Even Prime Minister Tony Blair is focusing on the importance of getting hitched - describing it as a tremendous source of happiness and stability as well a loving environment in which to bring up children.

"Like millions of people I can vouch for the benefits that marriage can bring to your life," he said in a statement of support for National Marriage Week.

"Marriage continues to play a vital role in the health and strength of our society - it is good to have a chance to recognise and reflect upon its importance."

"If you can make it work, marriage is really great for you," adds Andrew Oswald, professor of economics at Warwick University.

"It makes you much healthier, much wealthier, and much cheerier - no question at all - and it is probably the single best investment in well-being you can make.

"Of course finding the right person is not so easy, but both first and second marriages produce, for men and women, huge amounts of happiness."

In order to properly prepare for marriage, couples need to fully understand the importance of communication skills including sexual communication, how to manage conflict, how relationships change over time, and the development of their own spirituality, advises Terry Prendergast, chief executive at Marriage Care.

Prendergast believes that it is vital for engaged couples to understand that marriages are not static but develop in six definable stages which can differ in length and pace depending on individual relationship dynamics.

"The romantic part - sexual attraction and excitement - is very important and initially glues a relationship together, but is fairly quickly followed by the reality stage when you start to see each other as you really are," he explains. "Reality leads to the conflict stage often reflected in disagreements over finance, child-rearing, and personal values, followed by the dependence stage when the relationship settles down somewhat.

"Then, as you start to discover more about your partner you will often become a bit more introspective, which leads to the finding yourself stage.

"This can be a very dangerous time in a marriage because people often feel independent, disconnected and separate from their partner, and may even find someone else outside the marriage," he warns.

The final stage is interdependency, when a point of mutuality exists and the couple have a good, solid relationship, Prendergast says.

"You might go through that whole process seven or eight times in a long-term relationship," he says. "The important point to remember is the person you marry won't be the same person the next year and certainly not in 10 years time, so couples must be aware that change, and indeed problems, are all part of marriage - they are nothing to be ashamed of."

Roni Jones, head of Relate in Bournemouth believes it's the way couples resolve differences, not that they have differences, which influences a marriage.

"Reasons cited for divorce, such as unreasonable behaviour, often follow on from couples' inability to successfully resolve their differences," she said.

Relate stresses the importance of learning resolutions to conflict and to negotiate mutually agreeable outcomes.

"Some people have difficulty actually recognising happiness and contentment," said Roni.

"We are in love with being in love and strive for a hearts and flowers romantic idyll. We all know that a long-term relationship just isn't like that."

An accelerating social trend is the expectations people put on a marriage.
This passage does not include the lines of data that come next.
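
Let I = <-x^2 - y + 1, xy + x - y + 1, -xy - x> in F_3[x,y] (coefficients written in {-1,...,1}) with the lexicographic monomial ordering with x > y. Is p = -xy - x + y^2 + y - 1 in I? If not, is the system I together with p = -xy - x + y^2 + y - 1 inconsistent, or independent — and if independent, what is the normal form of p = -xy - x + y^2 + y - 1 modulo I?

First compute the reduced Gröbner basis of I by Buchberger's algorithm.
f_1 = -x^2 - y + 1, LT = x^2.
f_2 = xy + x - y + 1, LT = xy.
f_3 = -xy - x, LT = xy.

S(f_1,f_2): lcm = x^2y. S = -x^2 + xy - x + y^2 - y.
  leading term x^2: subtract (1)·f_1 from -x^2 + xy - x + y^2 - y → xy - x + y^2 - 1
  leading term xy: subtract (1)·f_2 from xy - x + y^2 - 1 → x + y^2 + y + 1
  leading term x: no divisor's leading term divides it; move x to the remainder.
  leading term y^2: no divisor's leading term divides it; move y^2 to the remainder.
  leading term y: no divisor's leading term divides it; move y to the remainder.
  leading term 1: no divisor's leading term divides it; move 1 to the remainder.
  remainder x + y^2 + y + 1 ≠ 0; add h_4 = x + y^2 + y + 1 to the basis.

S(f_1,f_3): lcm = x^2y. S = -x^2 + y^2 - y.
  leading term x^2: subtract (1)·f_1 from -x^2 + y^2 - y → y^2 - 1
  leading term y^2: no divisor's leading term divides it; move y^2 to the remainder.
  leading term 1: no divisor's leading term divides it; move -1 to the remainder.
  remainder y^2 - 1 ≠ 0; add h_5 = y^2 - 1 to the basis.

S(f_2,f_3): lcm = xy. S = -y + 1.
  leading term y: no divisor's leading term divides it; move -y to the remainder.
  leading term 1: no divisor's leading term divides it; move 1 to the remainder.
  remainder -y + 1 ≠ 0; add h_6 = -y + 1 to the basis.

The other S-polynomials (S(f_1,h_4), S(f_2,h_4), S(f_3,h_4), S(f_1,h_5), S(f_2,h_5), S(f_3,h_5), S(h_4,h_5), S(f_1,h_6), S(f_2,h_6), S(f_3,h_6), S(h_4,h_6), S(h_5,h_6)) all reduce to 0 modulo the current basis, so we have a Gröbner basis.
Inter-reduce: drop elements whose leading term is divisible by another's, tail-reduce, and make monic.
Reduced Gröbner basis: {x, y - 1}.
Label its elements g_1 = x, g_2 = y - 1.

Reduce p = -xy - x + y^2 + y - 1 modulo G:
  leading term xy: subtract (-y)·g_1 from -xy - x + y^2 + y - 1 → -x + y^2 + y - 1
  leading term x: subtract (-1)·g_1 from -x + y^2 + y - 1 → y^2 + y - 1
  leading term y^2: subtract (y)·g_2 from y^2 + y - 1 → -y - 1
  leading term y: subtract (-1)·g_2 from -y - 1 → 1
  leading term 1: no divisor's leading term divides it; move 1 to the remainder.
  normal form = 1.
The normal form is nonzero, so p ∉ I. Since p minus its normal form lies in I, I + (p) = I + (r) where r = 1; decide whether this ideal is the whole ring.
Here r = 1 is a nonzero constant, hence a unit: 1 ∈ I + (p), the Gröbner basis of I + (p) is {1}, and the enlarged system has no common solution — adjoining p is inconsistent.

Adjoining -xy - x + y^2 + y - 1 makes the ideal the whole ring: the system is inconsistent.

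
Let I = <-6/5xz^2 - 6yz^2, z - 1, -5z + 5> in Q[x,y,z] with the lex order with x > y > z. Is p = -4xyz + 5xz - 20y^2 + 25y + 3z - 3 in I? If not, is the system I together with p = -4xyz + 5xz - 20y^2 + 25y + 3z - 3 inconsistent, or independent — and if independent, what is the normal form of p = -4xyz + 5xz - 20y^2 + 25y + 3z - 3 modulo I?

-4xyz + 5xz - 20y^2 + 25y + 3z - 3 lies in I (it reduces to 0).

First compute the reduced Gröbner basis of I by Buchberger's algorithm.
f_1 = -6/5xz^2 - 6yz^2, LT = xz^2.
f_2 = z - 1, LT = z.
f_3 = -5z + 5, LT = z.

S(f_1,f_2): lcm = xz^2. S = xz + 5yz^2.
  leading term xz: subtract (x)·f_2 from xz + 5yz^2 → x + 5yz^2
  leading term x: no divisor's leading term divides it; move x to the remainder.
  leading term yz^2: subtract (5yz)·f_2 from 5yz^2 → 5yz
  leading term yz: subtract (5y)·f_2 from 5yz → 5y
  leading term y: no divisor's leading term divides it; move 5y to the remainder.
  remainder x + 5y ≠ 0; add h_4 = x + 5y to the basis.

The other S-polynomials (S(f_1,f_3), S(f_2,f_3), S(f_1,h_4), S(f_2,h_4), S(f_3,h_4)) all reduce to 0 modulo the current basis, so we have a Gröbner basis.
Inter-reduce: drop elements whose leading term is divisible by another's, tail-reduce, and make monic.
Reduced Gröbner basis: {x + 5y, z - 1}.
Label its elements g_1 = x + 5y, g_2 = z - 1.

Reduce p = -4xyz + 5xz - 20y^2 + 25y + 3z - 3 modulo G:
  leading term xyz: subtract (-4yz)·g_1 from -4xyz + 5xz - 20y^2 + 25y + 3z - 3 → 5xz + 20y^2z - 20y^2 + 25y + 3z - 3
  leading term xz: subtract (5z)·g_1 from 5xz + 20y^2z - 20y^2 + 25y + 3z - 3 → 20y^2z - 20y^2 - 25yz + 25y + 3z - 3
  leading term y^2z: subtract (20y^2)·g_2 from 20y^2z - 20y^2 - 25yz + 25y + 3z - 3 → -25yz + 25y + 3z - 3
  leading term yz: subtract (-25y)·g_2 from -25yz + 25y + 3z - 3 → 3z - 3
  leading term z: subtract (3)·g_2 from 3z - 3 → 0
  normal form = 0.
Since the normal form is 0, p ∈ I.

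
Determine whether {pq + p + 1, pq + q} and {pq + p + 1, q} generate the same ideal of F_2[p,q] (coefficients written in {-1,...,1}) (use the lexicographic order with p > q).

No, the ideals differ.

For a fixed monomial order, each ideal has a unique reduced Gröbner basis; comparing bases decides equality.
Buchberger on the first generating set:
f_1 = pq + p + 1, LT = pq.
f_2 = pq + q, LT = pq.

S(f_1,f_2): lcm = pq. S = p + q + 1.
  leading term p: no divisor's leading term divides it; move p to the remainder.
  leading term q: no divisor's leading term divides it; move q to the remainder.
  leading term 1: no divisor's leading term divides it; move 1 to the remainder.
  remainder p + q + 1 ≠ 0; add g_3 = p + q + 1 to the basis.

S(f_1,g_3): lcm = pq. S = p + q^2 + q + 1.
  leading term p: subtract (1)·g_3 from p + q^2 + q + 1 → q^2
  leading term q^2: no divisor's leading term divides it; move q^2 to the remainder.
  remainder q^2 ≠ 0; add g_4 = q^2 to the basis.

The other S-polynomials (S(f_2,g_3), S(f_1,g_4), S(f_2,g_4), S(g_3,g_4)) all reduce to 0 modulo the current basis, so we have a Gröbner basis.
Inter-reduce: drop elements whose leading term is divisible by another's, tail-reduce, and make monic.
Reduced Gröbner basis: {p + q + 1, q^2}.

Buchberger on the second generating set:
h_1 = pq + p + 1, LT = pq.
h_2 = q, LT = q.

S(h_1,h_2): lcm = pq. S = p + 1.
  leading term p: no divisor's leading term divides it; move p to the remainder.
  leading term 1: no divisor's leading term divides it; move 1 to the remainder.
  remainder p + 1 ≠ 0; add k_3 = p + 1 to the basis.

The other S-polynomials (S(h_1,k_3), S(h_2,k_3)) all reduce to 0 modulo the current basis, so we have a Gröbner basis.
Inter-reduce: drop elements whose leading term is divisible by another's, tail-reduce, and make monic.
Reduced Gröbner basis: {p + 1, q}.

Since the reduced bases disagree, the two ideals are not the same.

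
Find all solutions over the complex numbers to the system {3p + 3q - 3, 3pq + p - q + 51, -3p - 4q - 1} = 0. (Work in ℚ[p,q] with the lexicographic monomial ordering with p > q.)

Compute a lex Gröbner basis by Buchberger's algorithm.
f_1 = 3p + 3q - 3, LT = p.
f_2 = 3pq + p - q + 51, LT = pq.
f_3 = -3p - 4q - 1, LT = p.

S(f_1,f_2): lcm = pq. S = -⅓p + q² - ⅔q - 17.
  leading term p: subtract (-1/9)·f_1 from -⅓p + q² - ⅔q - 17 → q² - ⅓q - 52/3
  leading term q²: no divisor's leading term divides it; move q² to the remainder.
  leading term q: no divisor's leading term divides it; move -⅓q to the remainder.
  leading term 1: no divisor's leading term divides it; move -52/3 to the remainder.
  remainder q² - ⅓q - 52/3 ≠ 0; add h_4 = q² - ⅓q - 52/3 to the basis.

S(f_1,f_3): lcm = p. S = -⅓q - 4/3.
  leading term q: no divisor's leading term divides it; move -⅓q to the remainder.
  leading term 1: no divisor's leading term divides it; move -4/3 to the remainder.
  remainder -⅓q - 4/3 ≠ 0; add h_5 = -⅓q - 4/3 to the basis.

The other S-polynomials (S(f_2,f_3), S(f_1,h_4), S(f_2,h_4), S(f_3,h_4), S(f_1,h_5), S(f_2,h_5), S(f_3,h_5), S(h_4,h_5)) all reduce to 0 modulo the current basis, so we have a Gröbner basis.
Inter-reduce: drop elements whose leading term is divisible by another's, tail-reduce, and make monic.
Reduced Gröbner basis: {p - 5, q + 4}.

A lex Gröbner basis eliminates variables successively. Here q + 4 depends only on q, with roots {-4}; lifting each root through the earlier basis elements recovers the full solutions.
  q = -4: the earlier basis element becomes p - 5 = 0, giving p = 5 — point (5, -4).
A lex Gröbner basis triangularizes the system, enabling back-substitution.

{(5, -4)}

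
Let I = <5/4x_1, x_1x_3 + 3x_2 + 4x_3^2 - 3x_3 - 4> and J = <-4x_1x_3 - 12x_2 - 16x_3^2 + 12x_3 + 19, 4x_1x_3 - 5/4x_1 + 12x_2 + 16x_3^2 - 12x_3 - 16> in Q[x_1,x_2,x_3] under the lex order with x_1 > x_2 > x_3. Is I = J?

Two ideals are equal iff their reduced Gröbner bases coincide (the reduced basis is unique for a fixed ordering).
Buchberger on the first generating set:
f_1 = 5/4x_1, LT = x_1.
f_2 = x_1x_3 + 3x_2 + 4x_3^2 - 3x_3 - 4, LT = x_1x_3.

S(f_1,f_2): lcm = x_1x_3. S = -3x_2 - 4x_3^2 + 3x_3 + 4.
  leading term x_2: no divisor's leading term divides it; move -3x_2 to the remainder.
  leading term x_3^2: no divisor's leading term divides it; move -4x_3^2 to the remainder.
  leading term x_3: no divisor's leading term divides it; move 3x_3 to the remainder.
  leading term 1: no divisor's leading term divides it; move 4 to the remainder.
  remainder -3x_2 - 4x_3^2 + 3x_3 + 4 ≠ 0; add g_3 = -3x_2 - 4x_3^2 + 3x_3 + 4 to the basis.

The other S-polynomials (S(f_1,g_3), S(f_2,g_3)) all reduce to 0 modulo the current basis, so we have a Gröbner basis.
Inter-reduce: drop elements whose leading term is divisible by another's, tail-reduce, and make monic.
Reduced Gröbner basis: {x_1, x_2 + 4/3x_3^2 - x_3 - 4/3}.

Buchberger on the second generating set:
h_1 = -4x_1x_3 - 12x_2 - 16x_3^2 + 12x_3 + 19, LT = x_1x_3.
h_2 = 4x_1x_3 - 5/4x_1 + 12x_2 + 16x_3^2 - 12x_3 - 16, LT = x_1x_3.

S(h_1,h_2): lcm = x_1x_3. S = 5/16x_1 - 3/4.
  leading term x_1: no divisor's leading term divides it; move 5/16x_1 to the remainder.
  leading term 1: no divisor's leading term divides it; move -3/4 to the remainder.
  remainder 5/16x_1 - 3/4 ≠ 0; add k_3 = 5/16x_1 - 3/4 to the basis.

S(h_1,k_3): lcm = x_1x_3. S = 3x_2 + 4x_3^2 - 3/5x_3 - 19/4.
  leading term x_2: no divisor's leading term divides it; move 3x_2 to the remainder.
  leading term x_3^2: no divisor's leading term divides it; move 4x_3^2 to the remainder.
  leading term x_3: no divisor's leading term divides it; move -3/5x_3 to the remainder.
  leading term 1: no divisor's leading term divides it; move -19/4 to the remainder.
  remainder 3x_2 + 4x_3^2 - 3/5x_3 - 19/4 ≠ 0; add k_4 = 3x_2 + 4x_3^2 - 3/5x_3 - 19/4 to the basis.

The other S-polynomials (S(h_2,k_3), S(h_1,k_4), S(h_2,k_4), S(k_3,k_4)) all reduce to 0 modulo the current basis, so we have a Gröbner basis.
Inter-reduce: drop elements whose leading term is divisible by another's, tail-reduce, and make monic.
Reduced Gröbner basis: {x_1 - 12/5, x_2 + 4/3x_3^2 - 1/5x_3 - 19/12}.

These differ, so the ideals are not equal.
The same test decides containment: I ⊆ J iff every generator of I reduces to 0 modulo a Gröbner basis of J.

No, the ideals differ.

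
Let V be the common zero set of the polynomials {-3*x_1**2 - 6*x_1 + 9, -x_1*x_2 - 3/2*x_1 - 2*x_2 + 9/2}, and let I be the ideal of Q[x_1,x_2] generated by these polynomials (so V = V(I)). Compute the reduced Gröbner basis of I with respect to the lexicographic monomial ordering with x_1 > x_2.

The reduced Gröbner basis is the canonical form of the ideal for this ordering.

f_1 = -3*x_1**2 - 6*x_1 + 9, LT = x_1**2.
f_2 = -x_1*x_2 - 3/2*x_1 - 2*x_2 + 9/2, LT = x_1*x_2.

S(f_1,f_2): lcm = x_1**2*x_2. S = -3/2*x_1**2 + 9/2*x_1 - 3*x_2.
  reduce S modulo (f_1, f_2):
  remainder 15/2*x_1 - 3*x_2 - 9/2 ≠ 0; add g_3 = 15/2*x_1 - 3*x_2 - 9/2 to the basis.

S(f_2,g_3): lcm = x_1*x_2. S = 3/2*x_1 + 2/5*x_2**2 + 13/5*x_2 - 9/2.
  reduce S modulo (f_1, f_2, g_3):
  remainder 2/5*x_2**2 + 16/5*x_2 - 18/5 ≠ 0; add g_4 = 2/5*x_2**2 + 16/5*x_2 - 18/5 to the basis.

The other S-polynomials (S(f_1,g_3), S(f_1,g_4), S(f_2,g_4), S(g_3,g_4)) all reduce to 0 modulo the current basis, so we have a Gröbner basis.
Inter-reduce: drop elements whose leading term is divisible by another's, tail-reduce, and make monic.

G = {x_1 - 2/5*x_2 - 3/5, x_2**2 + 8*x_2 - 9}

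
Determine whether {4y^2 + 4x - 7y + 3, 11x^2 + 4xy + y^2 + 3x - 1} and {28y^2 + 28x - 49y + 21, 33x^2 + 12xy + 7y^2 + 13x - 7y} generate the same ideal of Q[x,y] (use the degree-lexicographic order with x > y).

Yes, the ideals are equal.

Equality of ideals is decidable: compute both reduced Gröbner bases (unique for the ordering) and check whether they agree.
Buchberger on the first generating set:
f_1 = 4y^2 + 4x - 7y + 3, LT = y^2.
f_2 = 11x^2 + 4xy + y^2 + 3x - 1, LT = x^2.

The S-polynomials (S(f_1,f_2)) all reduce to 0 modulo the current basis, so we have a Gröbner basis.
Inter-reduce: drop elements whose leading term is divisible by another's, tail-reduce, and make monic.
Reduced Gröbner basis: {x^2 + 4/11xy + 2/11x + 7/44y - 7/44, y^2 + x - 7/4y + 3/4}.

Buchberger on the second generating set:
h_1 = 28y^2 + 28x - 49y + 21, LT = y^2.
h_2 = 33x^2 + 12xy + 7y^2 + 13x - 7y, LT = x^2.

The S-polynomials (S(h_1,h_2)) all reduce to 0 modulo the current basis, so we have a Gröbner basis.
Inter-reduce: drop elements whose leading term is divisible by another's, tail-reduce, and make monic.
Reduced Gröbner basis: {x^2 + 4/11xy + 2/11x + 7/44y - 7/44, y^2 + x - 7/4y + 3/4}.

Same reduced basis, so the two generating sets span the same ideal.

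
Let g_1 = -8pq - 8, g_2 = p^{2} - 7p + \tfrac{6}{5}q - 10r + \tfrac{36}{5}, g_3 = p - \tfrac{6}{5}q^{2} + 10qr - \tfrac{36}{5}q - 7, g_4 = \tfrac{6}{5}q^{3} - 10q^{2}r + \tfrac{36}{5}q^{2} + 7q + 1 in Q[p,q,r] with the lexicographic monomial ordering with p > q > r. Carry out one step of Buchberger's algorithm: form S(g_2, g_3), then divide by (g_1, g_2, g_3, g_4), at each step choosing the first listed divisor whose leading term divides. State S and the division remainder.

lcm(LM(g_2), LM(g_3)) = p^{2}.
S = (lcm/LT(g_2))·g_2 − (lcm/LT(g_3))·g_3 = \tfrac{6}{5}pq^{2} - 10pqr + \tfrac{36}{5}pq + \tfrac{6}{5}q - 10r + \tfrac{36}{5}.
Reduce S modulo (g_1, g_2, g_3, g_4) in that order:
  leading term pq^{2}: subtract (-\tfrac{3}{20}q)·g_1 from \tfrac{6}{5}pq^{2} - 10pqr + \tfrac{36}{5}pq + \tfrac{6}{5}q - 10r + \tfrac{36}{5} → -10pqr + \tfrac{36}{5}pq - 10r + \tfrac{36}{5}
  leading term pqr: subtract (\tfrac{5}{4}r)·g_1 from -10pqr + \tfrac{36}{5}pq - 10r + \tfrac{36}{5} → \tfrac{36}{5}pq + \tfrac{36}{5}
  leading term pq: subtract (-\tfrac{9}{10})·g_1 from \tfrac{36}{5}pq + \tfrac{36}{5} → 0
The remainder is 0, so this S-polynomial contributes no new basis element.
This is the inner loop of Buchberger's algorithm — each nonzero remainder becomes a new basis element.

S(g_2, g_3) = \tfrac{6}{5}pq^{2} - 10pqr + \tfrac{36}{5}pq + \tfrac{6}{5}q - 10r + \tfrac{36}{5}; remainder on division = 0.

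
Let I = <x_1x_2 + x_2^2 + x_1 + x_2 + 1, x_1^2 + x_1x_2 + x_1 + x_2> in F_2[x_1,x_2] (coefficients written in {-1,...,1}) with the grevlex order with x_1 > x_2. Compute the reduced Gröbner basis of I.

f_1 = x_1x_2 + x_2^2 + x_1 + x_2 + 1, LT = x_1x_2.
f_2 = x_1^2 + x_1x_2 + x_1 + x_2, LT = x_1^2.

S(f_1,f_2): lcm = x_1^2x_2. S = x_1^2 + x_2^2 + x_1.
  leading term x_1^2: subtract (1)·f_2 from x_1^2 + x_2^2 + x_1 → x_1x_2 + x_2^2 + x_2
  leading term x_1x_2: subtract (1)·f_1 from x_1x_2 + x_2^2 + x_2 → x_1 + 1
  leading term x_1: no divisor's leading term divides it; move x_1 to the remainder.
  leading term 1: no divisor's leading term divides it; move 1 to the remainder.
  remainder x_1 + 1 ≠ 0; add g_3 = x_1 + 1 to the basis.

S(f_1,g_3): lcm = x_1x_2. S = x_2^2 + x_1 + 1.
  leading term x_2^2: no divisor's leading term divides it; move x_2^2 to the remainder.
  leading term x_1: subtract (1)·g_3 from x_1 + 1 → 0
  remainder x_2^2 ≠ 0; add g_4 = x_2^2 to the basis.

S(f_2,g_3): lcm = x_1^2. S = x_1x_2 + x_2.
  leading term x_1x_2: subtract (1)·f_1 from x_1x_2 + x_2 → x_2^2 + x_1 + 1
  leading term x_2^2: subtract (1)·g_4 from x_2^2 + x_1 + 1 → x_1 + 1
  leading term x_1: subtract (1)·g_3 from x_1 + 1 → 0
  remainder 0.

S(f_1,g_4): lcm = x_1x_2^2. S = x_2^3 + x_1x_2 + x_2^2 + x_2.
  leading term x_2^3: subtract (x_2)·g_4 from x_2^3 + x_1x_2 + x_2^2 + x_2 → x_1x_2 + x_2^2 + x_2
  leading term x_1x_2: subtract (1)·f_1 from x_1x_2 + x_2^2 + x_2 → x_1 + 1
  leading term x_1: subtract (1)·g_3 from x_1 + 1 → 0
  remainder 0.

S(f_2,g_4): leading monomials are coprime, so the S-polynomial reduces to 0 (Buchberger's first criterion).
S(g_3,g_4): leading monomials are coprime, so the S-polynomial reduces to 0 (Buchberger's first criterion).
Every S-polynomial of the final basis reduces to 0, so we have a Gröbner basis.
Inter-reduce: drop elements whose leading term is divisible by another's, tail-reduce, and make monic.

G = {x_2^2, x_1 + 1}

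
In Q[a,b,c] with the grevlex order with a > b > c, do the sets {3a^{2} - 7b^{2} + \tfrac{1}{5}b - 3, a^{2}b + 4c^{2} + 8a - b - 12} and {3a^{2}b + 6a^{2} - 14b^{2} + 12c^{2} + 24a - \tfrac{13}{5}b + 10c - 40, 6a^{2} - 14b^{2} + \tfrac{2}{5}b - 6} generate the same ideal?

No, the ideals differ.

For a fixed monomial order, each ideal has a unique reduced Gröbner basis; comparing bases decides equality.
Buchberger on the first generating set:
f_1 = 3a^{2} - 7b^{2} + \tfrac{1}{5}b - 3, LT = a^{2}.
f_2 = a^{2}b + 4c^{2} + 8a - b - 12, LT = a^{2}b.

S(f_1,f_2): lcm = a^{2}b. S = -\tfrac{7}{3}b^{3} + \tfrac{1}{15}b^{2} - 4c^{2} - 8a + 12.
  reduce S modulo (f_1, f_2):
  remainder -\tfrac{7}{3}b^{3} + \tfrac{1}{15}b^{2} - 4c^{2} - 8a + 12 ≠ 0; add g_3 = -\tfrac{7}{3}b^{3} + \tfrac{1}{15}b^{2} - 4c^{2} - 8a + 12 to the basis.

The other S-polynomials (S(f_1,g_3), S(f_2,g_3)) all reduce to 0 modulo the current basis, so we have a Gröbner basis.
Inter-reduce: drop elements whose leading term is divisible by another's, tail-reduce, and make monic.
Reduced Gröbner basis: {b^{3} - \tfrac{1}{35}b^{2} + \tfrac{12}{7}c^{2} + \tfrac{24}{7}a - \tfrac{36}{7}, a^{2} - \tfrac{7}{3}b^{2} + \tfrac{1}{15}b - 1}.

Buchberger on the second generating set:
h_1 = 3a^{2}b + 6a^{2} - 14b^{2} + 12c^{2} + 24a - \tfrac{13}{5}b + 10c - 40, LT = a^{2}b.
h_2 = 6a^{2} - 14b^{2} + \tfrac{2}{5}b - 6, LT = a^{2}.

S(h_1,h_2): lcm = a^{2}b. S = \tfrac{7}{3}b^{3} + 2a^{2} - \tfrac{71}{15}b^{2} + 4c^{2} + 8a + \tfrac{2}{15}b + \tfrac{10}{3}c - \tfrac{40}{3}.
  reduce S modulo (h_1, h_2):
  remainder \tfrac{7}{3}b^{3} - \tfrac{1}{15}b^{2} + 4c^{2} + 8a + \tfrac{10}{3}c - \tfrac{34}{3} ≠ 0; add k_3 = \tfrac{7}{3}b^{3} - \tfrac{1}{15}b^{2} + 4c^{2} + 8a + \tfrac{10}{3}c - \tfrac{34}{3} to the basis.

The other S-polynomials (S(h_1,k_3), S(h_2,k_3)) all reduce to 0 modulo the current basis, so we have a Gröbner basis.
Inter-reduce: drop elements whose leading term is divisible by another's, tail-reduce, and make monic.
Reduced Gröbner basis: {b^{3} - \tfrac{1}{35}b^{2} + \tfrac{12}{7}c^{2} + \tfrac{24}{7}a + \tfrac{10}{7}c - \tfrac{34}{7}, a^{2} - \tfrac{7}{3}b^{2} + \tfrac{1}{15}b - 1}.

Since the reduced bases disagree, the two ideals are not the same.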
The media has also been blamed for the heavy expectation of what a relationship should be like.

"Take shows such as Friends, for example," said Roni. "They are depicting relationships which aren't normal.

"What is normal is washing up together and deciding where to plant the magnolias. OK, so it could be seen as boring' but it's nice and secure and a great environment in which couples and their families can live and grow."


Paul and Stacy Young

  • We don't have one rule for one and one for the another.
  • No jealousy, but don't take each other for granted.
  • Make time for each other.
  • Keep a bit of madness, mischief and unpredictability in the relationship.
  • Always be free with compliments; sarcasm doesn't work.

Antony and Jay Worral Thompson

  • We all have faults and must be tolerant.
  • Be prepared to listen and take advice.
  • Never let the romance disappear and try not to become predictable.
  • Marriage is never one-sided - always share responsibilities.
  • Always allow enough time in your schedule to sit down and talk - communication remains important.